Things needed to change. The place had always been too big of a home for me to live in by myself. With the recent developments, now was the time to leave Pelican Bay. Start fresh somewhere new. I found the thought despairing rather than exciting, but I needed to get used to it.

It’s how the rest of my life would feel like without Katy in it anymore. The madness had to stop at some point. I couldn’t go on any longer. Katy humbled me from the cocky self-assured man I used to be into someone who sat at home in his office wallowing in self-pity. I didn’t like it.

“I think we can still hit projections as long as nothing else happens,” my cousin Jerome said on the phone as I stared out my office window at the crashing waves while darkness fell across the coastline.

Always business. I loved my cousin dearly. Without having siblings, the Kensington cousins were as close as brothers, but I also didn’t want to hear about his problems anymore either. “The important thing is that you’ll be here tomorrow.
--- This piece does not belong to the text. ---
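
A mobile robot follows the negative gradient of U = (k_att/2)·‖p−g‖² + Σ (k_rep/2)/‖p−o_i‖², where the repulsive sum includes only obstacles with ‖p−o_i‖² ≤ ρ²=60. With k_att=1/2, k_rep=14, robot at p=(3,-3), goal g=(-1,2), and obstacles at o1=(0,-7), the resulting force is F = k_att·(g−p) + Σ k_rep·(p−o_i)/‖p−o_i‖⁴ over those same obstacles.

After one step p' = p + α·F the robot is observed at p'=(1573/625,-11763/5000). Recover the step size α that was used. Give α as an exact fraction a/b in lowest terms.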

Right?”

“Yes, I said so, three times now.”

Good. “Have you reserved a room at the bed-and-breakfast?”

“Yeah, a woman named Angela set it up. She sounded hot.”

“Well, there’s been a change of plans, and I may not be here much until the building is finished. So if you want to cancel, you can stay at my place.”

Jerome whistled over the phone. “No thanks, brother. Remember the last time we shared accommodations?”

I laughed for what felt like the first time in years. “Yeah, I remember getting stuck with the bill at the end.”